Sometimes (read: most of the time), I fall behind in reading the FT and the Wall Street Journal. So I binge read to catch up.
During my last, snowstorm induced, round I came across last weekend’s WSJ article, “When a Giant Gain Causes Pain.” It’s about a married pair of PhD economists from Harvard who both taught finance, while together running a consulting company that advised corporate clients on financial risk.
The husband taught a course on securities analysis, centered around the study of a single stock. About eighteen months ago, the subject was Tesla (TSLA).
The professor had eschewed (a word my son Brendan favors) tasting his home cooking since having been wiped out buying naked options (as most people crazy enough to do this are). He had never bought a student-analyzed stock. But this time he backed up the truck and filled it to bursting with TSLA, at $38. Not only that, he bought enough naked calls to make $30,000 in a week. …all this apparently without his wife noticing.
Haunted by his previous options experience, he cashed the calls out, told his wife he was thinking of selling TSLA at $200 …and promptly died.
The wife had an immense amount of professional education and training–plus her husband’s notes and plan.

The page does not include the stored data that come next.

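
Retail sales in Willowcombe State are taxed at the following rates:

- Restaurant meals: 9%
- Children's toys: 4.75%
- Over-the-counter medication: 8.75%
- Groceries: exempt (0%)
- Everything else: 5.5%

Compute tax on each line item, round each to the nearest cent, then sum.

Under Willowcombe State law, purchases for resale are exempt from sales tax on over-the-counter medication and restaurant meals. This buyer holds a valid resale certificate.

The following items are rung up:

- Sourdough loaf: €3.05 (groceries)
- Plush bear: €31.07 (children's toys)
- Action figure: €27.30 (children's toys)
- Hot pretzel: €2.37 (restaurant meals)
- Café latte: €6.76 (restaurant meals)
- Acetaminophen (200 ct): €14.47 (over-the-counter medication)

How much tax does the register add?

€2.78

Sourdough loaf €3.05: groceries → 0% → €0.00
Plush bear €31.07: children's toys → 4.75% → €1.48
Action figure €27.30: children's toys → 4.75% → €1.30
Hot pretzel €2.37: restaurant meals, buyer-exempt → 0% → €0.00
Café latte €6.76: restaurant meals, buyer-exempt → 0% → €0.00
Acetaminophen (200 ct) €14.47: over-the-counter medication, buyer-exempt → 0% → €0.00
Total tax = €1.48 + €1.30 = €2.78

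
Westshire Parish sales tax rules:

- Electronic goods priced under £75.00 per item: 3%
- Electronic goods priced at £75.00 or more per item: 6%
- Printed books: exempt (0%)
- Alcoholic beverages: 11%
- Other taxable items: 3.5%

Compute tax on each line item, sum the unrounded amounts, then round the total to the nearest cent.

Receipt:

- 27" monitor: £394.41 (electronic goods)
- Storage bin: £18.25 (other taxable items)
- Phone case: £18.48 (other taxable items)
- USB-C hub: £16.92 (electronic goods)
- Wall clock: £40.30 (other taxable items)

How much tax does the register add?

27" monitor £394.41: electronic goods, £75.00 or more → 6% → £23.6646
Storage bin £18.25: other taxable items → 3.5% → £0.63875
Phone case £18.48: other taxable items → 3.5% → £0.6468
USB-C hub £16.92: electronic goods, under £75.00 → 3% → £0.5076
Wall clock £40.30: other taxable items → 3.5% → £1.4105
Unrounded tax sum = £26.86825 → £26.87

£26.87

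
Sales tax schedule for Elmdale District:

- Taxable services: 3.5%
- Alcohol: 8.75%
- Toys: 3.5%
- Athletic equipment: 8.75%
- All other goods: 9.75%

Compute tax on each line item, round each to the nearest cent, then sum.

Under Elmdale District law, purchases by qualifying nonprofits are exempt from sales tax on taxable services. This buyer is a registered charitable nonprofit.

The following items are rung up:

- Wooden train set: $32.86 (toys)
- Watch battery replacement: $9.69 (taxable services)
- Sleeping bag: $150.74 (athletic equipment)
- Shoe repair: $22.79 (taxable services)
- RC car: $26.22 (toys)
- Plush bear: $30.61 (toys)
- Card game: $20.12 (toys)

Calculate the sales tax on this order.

$17.03

Wooden train set $32.86: toys → 3.5% → $1.15
Watch battery replacement $9.69: taxable services, buyer-exempt → 0% → $0.00
Sleeping bag $150.74: athletic equipment → 8.75% → $13.19
Shoe repair $22.79: taxable services, buyer-exempt → 0% → $0.00
RC car $26.22: toys → 3.5% → $0.92
Plush bear $30.61: toys → 3.5% → $1.07
Card game $20.12: toys → 3.5% → $0.70
Total tax = $1.15 + $13.19 + $0.92 + $1.07 + $0.70 = $17.03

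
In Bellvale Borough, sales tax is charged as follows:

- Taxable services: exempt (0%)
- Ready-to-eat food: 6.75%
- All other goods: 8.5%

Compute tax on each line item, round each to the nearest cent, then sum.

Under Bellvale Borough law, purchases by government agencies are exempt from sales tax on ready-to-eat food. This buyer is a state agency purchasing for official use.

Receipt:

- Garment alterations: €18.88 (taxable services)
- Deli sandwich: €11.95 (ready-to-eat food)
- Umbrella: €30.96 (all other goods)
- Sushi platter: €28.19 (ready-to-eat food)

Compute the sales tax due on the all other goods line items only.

€2.63

Umbrella €30.96: all other goods → 8.5% → €2.63
Tax on all other goods = €2.63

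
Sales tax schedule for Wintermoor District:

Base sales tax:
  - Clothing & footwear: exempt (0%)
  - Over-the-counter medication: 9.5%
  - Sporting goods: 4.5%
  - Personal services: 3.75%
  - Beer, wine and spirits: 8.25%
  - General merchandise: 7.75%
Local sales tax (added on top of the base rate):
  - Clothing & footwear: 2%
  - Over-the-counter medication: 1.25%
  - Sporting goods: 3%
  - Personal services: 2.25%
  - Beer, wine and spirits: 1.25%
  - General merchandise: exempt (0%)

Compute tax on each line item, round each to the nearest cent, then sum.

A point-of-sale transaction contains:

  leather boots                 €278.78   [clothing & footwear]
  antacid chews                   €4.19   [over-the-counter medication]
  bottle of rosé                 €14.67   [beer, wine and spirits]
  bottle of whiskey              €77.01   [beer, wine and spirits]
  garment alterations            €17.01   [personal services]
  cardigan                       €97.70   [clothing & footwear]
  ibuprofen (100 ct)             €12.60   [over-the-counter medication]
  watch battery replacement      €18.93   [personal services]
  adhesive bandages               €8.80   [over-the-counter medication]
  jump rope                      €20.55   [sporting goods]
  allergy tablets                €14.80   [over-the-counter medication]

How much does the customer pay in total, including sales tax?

€589.32

Leather boots €278.78: clothing & footwear → 0% + 2% local = 2% → €5.58
Antacid chews €4.19: over-the-counter medication → 9.5% + 1.25% local = 10.75% → €0.45
Bottle of rosé €14.67: beer, wine and spirits → 8.25% + 1.25% local = 9.5% → €1.39
Bottle of whiskey €77.01: beer, wine and spirits → 8.25% + 1.25% local = 9.5% → €7.32
Garment alterations €17.01: personal services → 3.75% + 2.25% local = 6% → €1.02
Cardigan €97.70: clothing & footwear → 0% + 2% local = 2% → €1.95
Ibuprofen (100 ct) €12.60: over-the-counter medication → 9.5% + 1.25% local = 10.75% → €1.35
Watch battery replacement €18.93: personal services → 3.75% + 2.25% local = 6% → €1.14
Adhesive bandages €8.80: over-the-counter medication → 9.5% + 1.25% local = 10.75% → €0.95
Jump rope €20.55: sporting goods → 4.5% + 3% local = 7.5% → €1.54
Allergy tablets €14.80: over-the-counter medication → 9.5% + 1.25% local = 10.75% → €1.59
Subtotal = €565.04; tax = €24.28; total due = €589.32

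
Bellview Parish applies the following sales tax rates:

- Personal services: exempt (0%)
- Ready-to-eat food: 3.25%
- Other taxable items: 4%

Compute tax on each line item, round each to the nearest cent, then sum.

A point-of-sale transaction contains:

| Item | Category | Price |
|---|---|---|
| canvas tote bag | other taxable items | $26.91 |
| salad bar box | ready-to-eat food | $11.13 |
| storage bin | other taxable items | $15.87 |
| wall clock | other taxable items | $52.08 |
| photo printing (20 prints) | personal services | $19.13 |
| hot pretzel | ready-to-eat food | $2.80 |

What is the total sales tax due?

Canvas tote bag $26.91: other taxable items → 4% → $1.08
Salad bar box $11.13: ready-to-eat food → 3.25% → $0.36
Storage bin $15.87: other taxable items → 4% → $0.63
Wall clock $52.08: other taxable items → 4% → $2.08
Photo printing (20 prints) $19.13: personal services → 0% → $0.00
Hot pretzel $2.80: ready-to-eat food → 3.25% → $0.09
Total tax = $1.08 + $0.36 + $0.63 + $2.08 + $0.09 = $4.24

$4.24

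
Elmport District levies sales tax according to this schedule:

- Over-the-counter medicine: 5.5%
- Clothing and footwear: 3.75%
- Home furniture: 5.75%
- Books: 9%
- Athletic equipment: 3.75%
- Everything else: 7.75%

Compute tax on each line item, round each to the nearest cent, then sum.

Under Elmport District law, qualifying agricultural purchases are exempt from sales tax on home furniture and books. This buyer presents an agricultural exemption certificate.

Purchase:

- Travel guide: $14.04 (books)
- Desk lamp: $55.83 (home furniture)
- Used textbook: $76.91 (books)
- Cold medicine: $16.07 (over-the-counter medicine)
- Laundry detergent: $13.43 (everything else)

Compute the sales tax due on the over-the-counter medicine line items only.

$0.88

Cold medicine $16.07: over-the-counter medicine → 5.5% → $0.88
Tax on over-the-counter medicine = $0.88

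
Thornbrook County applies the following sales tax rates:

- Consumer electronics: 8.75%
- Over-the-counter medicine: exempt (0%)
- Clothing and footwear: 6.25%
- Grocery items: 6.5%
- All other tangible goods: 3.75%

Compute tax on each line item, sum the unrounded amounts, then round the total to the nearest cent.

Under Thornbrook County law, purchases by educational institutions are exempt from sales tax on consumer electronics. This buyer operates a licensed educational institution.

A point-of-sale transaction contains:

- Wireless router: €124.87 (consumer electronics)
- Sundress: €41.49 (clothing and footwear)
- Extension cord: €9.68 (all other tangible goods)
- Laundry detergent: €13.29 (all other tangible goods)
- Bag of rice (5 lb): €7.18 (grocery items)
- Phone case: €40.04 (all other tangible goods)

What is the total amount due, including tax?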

But she had no practical experience. She’s quoted as saying she was “utterly unprepared for how difficult it would be emotionally.” Unnerved by TSLA’s volatility, she sold the stock, apparently about as badly as one possibly could.

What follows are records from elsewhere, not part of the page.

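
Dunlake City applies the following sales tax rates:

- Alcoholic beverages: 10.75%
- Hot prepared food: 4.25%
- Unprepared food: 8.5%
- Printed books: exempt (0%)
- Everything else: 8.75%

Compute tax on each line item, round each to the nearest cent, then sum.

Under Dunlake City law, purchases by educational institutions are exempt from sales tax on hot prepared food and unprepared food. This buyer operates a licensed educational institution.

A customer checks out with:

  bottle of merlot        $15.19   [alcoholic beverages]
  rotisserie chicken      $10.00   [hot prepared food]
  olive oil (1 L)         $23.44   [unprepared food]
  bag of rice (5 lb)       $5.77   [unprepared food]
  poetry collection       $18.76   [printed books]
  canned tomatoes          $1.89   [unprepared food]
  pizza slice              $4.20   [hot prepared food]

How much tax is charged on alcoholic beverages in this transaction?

$1.63

Bottle of merlot $15.19: alcoholic beverages → 10.75% → $1.63
Tax on alcoholic beverages = $1.63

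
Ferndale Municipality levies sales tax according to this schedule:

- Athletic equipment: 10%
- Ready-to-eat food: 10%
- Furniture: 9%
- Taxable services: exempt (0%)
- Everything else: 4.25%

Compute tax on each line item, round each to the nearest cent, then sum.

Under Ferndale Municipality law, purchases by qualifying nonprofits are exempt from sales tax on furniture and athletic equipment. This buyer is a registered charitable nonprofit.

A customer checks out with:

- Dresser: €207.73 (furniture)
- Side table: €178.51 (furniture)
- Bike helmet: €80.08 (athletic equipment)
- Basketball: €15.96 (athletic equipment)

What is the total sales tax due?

Dresser €207.73: furniture, buyer-exempt → 0% → €0.00
Side table €178.51: furniture, buyer-exempt → 0% → €0.00
Bike helmet €80.08: athletic equipment, buyer-exempt → 0% → €0.00
Basketball €15.96: athletic equipment, buyer-exempt → 0% → €0.00
Total tax = €0.00

€0.00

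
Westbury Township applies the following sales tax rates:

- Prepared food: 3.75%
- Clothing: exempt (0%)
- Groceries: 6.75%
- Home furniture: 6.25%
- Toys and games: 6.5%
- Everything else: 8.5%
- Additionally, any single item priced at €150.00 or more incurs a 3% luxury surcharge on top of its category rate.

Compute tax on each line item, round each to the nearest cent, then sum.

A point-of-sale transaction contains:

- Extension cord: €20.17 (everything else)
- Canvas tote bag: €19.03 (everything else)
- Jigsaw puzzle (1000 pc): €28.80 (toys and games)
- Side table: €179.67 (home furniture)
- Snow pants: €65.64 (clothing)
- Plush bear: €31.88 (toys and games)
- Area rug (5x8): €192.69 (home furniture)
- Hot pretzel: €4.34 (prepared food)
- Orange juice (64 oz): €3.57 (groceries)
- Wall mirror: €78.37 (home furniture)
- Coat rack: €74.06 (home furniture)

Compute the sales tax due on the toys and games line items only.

Jigsaw puzzle (1000 pc) €28.80: toys and games → 6.5% → €1.87
Plush bear €31.88: toys and games → 6.5% → €2.07
Tax on toys and games = €1.87 + €2.07 = €3.94

€3.94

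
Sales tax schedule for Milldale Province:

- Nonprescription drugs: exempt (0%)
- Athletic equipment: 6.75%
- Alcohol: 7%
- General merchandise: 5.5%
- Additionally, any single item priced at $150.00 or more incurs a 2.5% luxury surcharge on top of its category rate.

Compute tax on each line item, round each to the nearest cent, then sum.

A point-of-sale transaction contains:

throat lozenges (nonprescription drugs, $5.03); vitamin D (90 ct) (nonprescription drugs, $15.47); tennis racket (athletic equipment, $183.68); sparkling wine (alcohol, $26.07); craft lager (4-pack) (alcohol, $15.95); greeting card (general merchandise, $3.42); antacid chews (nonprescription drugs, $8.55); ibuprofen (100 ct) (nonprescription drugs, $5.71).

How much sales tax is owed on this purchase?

$20.12

Throat lozenges $5.03: nonprescription drugs → 0% → $0.00
Vitamin D (90 ct) $15.47: nonprescription drugs → 0% → $0.00
Tennis racket $183.68: athletic equipment → 6.75% + 2.5% surcharge = 9.25% → $16.99
Sparkling wine $26.07: alcohol → 7% → $1.82
Craft lager (4-pack) $15.95: alcohol → 7% → $1.12
Greeting card $3.42: general merchandise → 5.5% → $0.19
Antacid chews $8.55: nonprescription drugs → 0% → $0.00
Ibuprofen (100 ct) $5.71: nonprescription drugs → 0% → $0.00
Total tax = $16.99 + $1.82 + $1.12 + $0.19 = $20.12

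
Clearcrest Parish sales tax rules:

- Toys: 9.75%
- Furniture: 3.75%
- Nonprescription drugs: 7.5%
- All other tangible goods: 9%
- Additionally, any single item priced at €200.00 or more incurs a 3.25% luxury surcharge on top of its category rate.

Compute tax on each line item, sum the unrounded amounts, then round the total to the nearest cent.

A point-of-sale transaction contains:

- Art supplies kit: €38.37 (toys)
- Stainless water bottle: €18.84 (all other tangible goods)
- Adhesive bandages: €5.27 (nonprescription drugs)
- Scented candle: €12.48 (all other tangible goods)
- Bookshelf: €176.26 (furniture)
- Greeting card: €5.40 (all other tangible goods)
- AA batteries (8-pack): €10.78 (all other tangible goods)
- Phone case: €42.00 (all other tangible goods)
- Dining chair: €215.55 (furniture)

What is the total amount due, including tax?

€558.84

Art supplies kit €38.37: toys → 9.75% → €3.741075
Stainless water bottle €18.84: all other tangible goods → 9% → €1.6956
Adhesive bandages €5.27: nonprescription drugs → 7.5% → €0.39525
Scented candle €12.48: all other tangible goods → 9% → €1.1232
Bookshelf €176.26: furniture → 3.75% → €6.60975
Greeting card €5.40: all other tangible goods → 9% → €0.486
AA batteries (8-pack) €10.78: all other tangible goods → 9% → €0.9702
Phone case €42.00: all other tangible goods → 9% → €3.78
Dining chair €215.55: furniture → 3.75% + 3.25% surcharge = 7% → €15.0885
Subtotal = €524.95; unrounded tax = €33.889575 → €33.89; total due = €558.84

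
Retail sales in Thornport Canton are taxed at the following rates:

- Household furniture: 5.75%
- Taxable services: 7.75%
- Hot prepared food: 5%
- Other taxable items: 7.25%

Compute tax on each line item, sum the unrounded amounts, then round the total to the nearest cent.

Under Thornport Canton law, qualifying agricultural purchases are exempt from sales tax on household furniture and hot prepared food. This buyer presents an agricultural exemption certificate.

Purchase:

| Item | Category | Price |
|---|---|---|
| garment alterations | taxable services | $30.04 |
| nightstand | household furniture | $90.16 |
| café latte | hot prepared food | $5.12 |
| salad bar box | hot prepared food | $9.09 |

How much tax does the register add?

Garment alterations $30.04: taxable services → 7.75% → $2.3281
Nightstand $90.16: household furniture, buyer-exempt → 0% → $0.00
Café latte $5.12: hot prepared food, buyer-exempt → 0% → $0.00
Salad bar box $9.09: hot prepared food, buyer-exempt → 0% → $0.00
Unrounded tax sum = $2.3281 → $2.33

$2.33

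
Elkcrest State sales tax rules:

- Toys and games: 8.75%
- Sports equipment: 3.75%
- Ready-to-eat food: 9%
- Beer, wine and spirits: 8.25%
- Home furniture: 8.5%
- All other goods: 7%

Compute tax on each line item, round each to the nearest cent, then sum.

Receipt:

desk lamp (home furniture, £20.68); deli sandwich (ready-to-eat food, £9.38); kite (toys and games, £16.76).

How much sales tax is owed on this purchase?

£4.07

Desk lamp £20.68: home furniture → 8.5% → £1.76
Deli sandwich £9.38: ready-to-eat food → 9% → £0.84
Kite £16.76: toys and games → 8.75% → £1.47
Total tax = £1.76 + £0.84 + £1.47 = £4.07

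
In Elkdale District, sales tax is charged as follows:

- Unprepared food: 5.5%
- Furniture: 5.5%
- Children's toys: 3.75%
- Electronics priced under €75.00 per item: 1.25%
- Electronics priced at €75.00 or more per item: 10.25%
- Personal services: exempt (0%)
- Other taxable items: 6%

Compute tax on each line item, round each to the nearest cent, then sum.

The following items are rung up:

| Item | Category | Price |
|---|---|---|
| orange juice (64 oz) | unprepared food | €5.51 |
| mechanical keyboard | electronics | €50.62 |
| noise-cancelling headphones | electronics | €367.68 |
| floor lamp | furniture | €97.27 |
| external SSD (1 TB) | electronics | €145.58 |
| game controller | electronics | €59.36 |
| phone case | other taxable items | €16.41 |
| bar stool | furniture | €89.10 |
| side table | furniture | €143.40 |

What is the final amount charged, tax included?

€1048.33

Orange juice (64 oz) €5.51: unprepared food → 5.5% → €0.30
Mechanical keyboard €50.62: electronics, under €75.00 → 1.25% → €0.63
Noise-cancelling headphones €367.68: electronics, €75.00 or more → 10.25% → €37.69
Floor lamp €97.27: furniture → 5.5% → €5.35
External SSD (1 TB) €145.58: electronics, €75.00 or more → 10.25% → €14.92
Game controller €59.36: electronics, under €75.00 → 1.25% → €0.74
Phone case €16.41: other taxable items → 6% → €0.98
Bar stool €89.10: furniture → 5.5% → €4.90
Side table €143.40: furniture → 5.5% → €7.89
Subtotal = €974.93; tax = €73.40; total due = €1048.33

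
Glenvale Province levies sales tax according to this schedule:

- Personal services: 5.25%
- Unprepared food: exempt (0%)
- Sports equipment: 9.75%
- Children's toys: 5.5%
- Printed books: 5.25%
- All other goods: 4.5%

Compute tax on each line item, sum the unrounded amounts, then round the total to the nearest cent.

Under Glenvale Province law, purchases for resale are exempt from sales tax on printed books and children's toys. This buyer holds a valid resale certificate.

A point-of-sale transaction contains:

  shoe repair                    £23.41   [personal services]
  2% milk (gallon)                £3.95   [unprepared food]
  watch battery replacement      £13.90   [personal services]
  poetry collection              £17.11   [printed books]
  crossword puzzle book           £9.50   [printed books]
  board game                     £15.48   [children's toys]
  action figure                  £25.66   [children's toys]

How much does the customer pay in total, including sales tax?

Shoe repair £23.41: personal services → 5.25% → £1.229025
2% milk (gallon) £3.95: unprepared food → 0% → £0.00
Watch battery replacement £13.90: personal services → 5.25% → £0.72975
Poetry collection £17.11: printed books, buyer-exempt → 0% → £0.00
Crossword puzzle book £9.50: printed books, buyer-exempt → 0% → £0.00
Board game £15.48: children's toys, buyer-exempt → 0% → £0.00
Action figure £25.66: children's toys, buyer-exempt → 0% → £0.00
Subtotal = £109.01; unrounded tax = £1.958775 → £1.96; total due = £110.97

£110.97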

What I find instructive about the article is that it brings home the idea that investing is a craft skill. It requires common sense and experience, which we only get by doing, not simply by book learning. It’s kind of like the difference between reading sabermetrics and actually going to the plate to face a pitcher.
Everyone botches up his/her first trade–and usually much more than that. If I have any fault to find in this situation it’s that the wife waited until she was 60 to take part in the game she studied, wrote about and taught for her entire professional life.
(A side note: in this latest binge, I also read a sizable number of reflections on Mohamed El-Erian’s departure from Pimco. It’s clear that Mr. El-erian is well-liked and well-respected. He is a brilliant marketer, whose gimmick is that he’s an academic, not really a marketer. Along the way, he has become fabulously wealthy as co-CEO of Pimco.
Everyone agrees he’s a very intelligent guy. What’s striking to me, however, is that in the extensive press reports I’ve read I can’t find a single comment to the effect that he is a competent investor. Pimco seems to want to avoid the issue; anonymous grumblings come from Harvard. Sad, although it’s hard to feel too sorry for the ultra-wealthy.)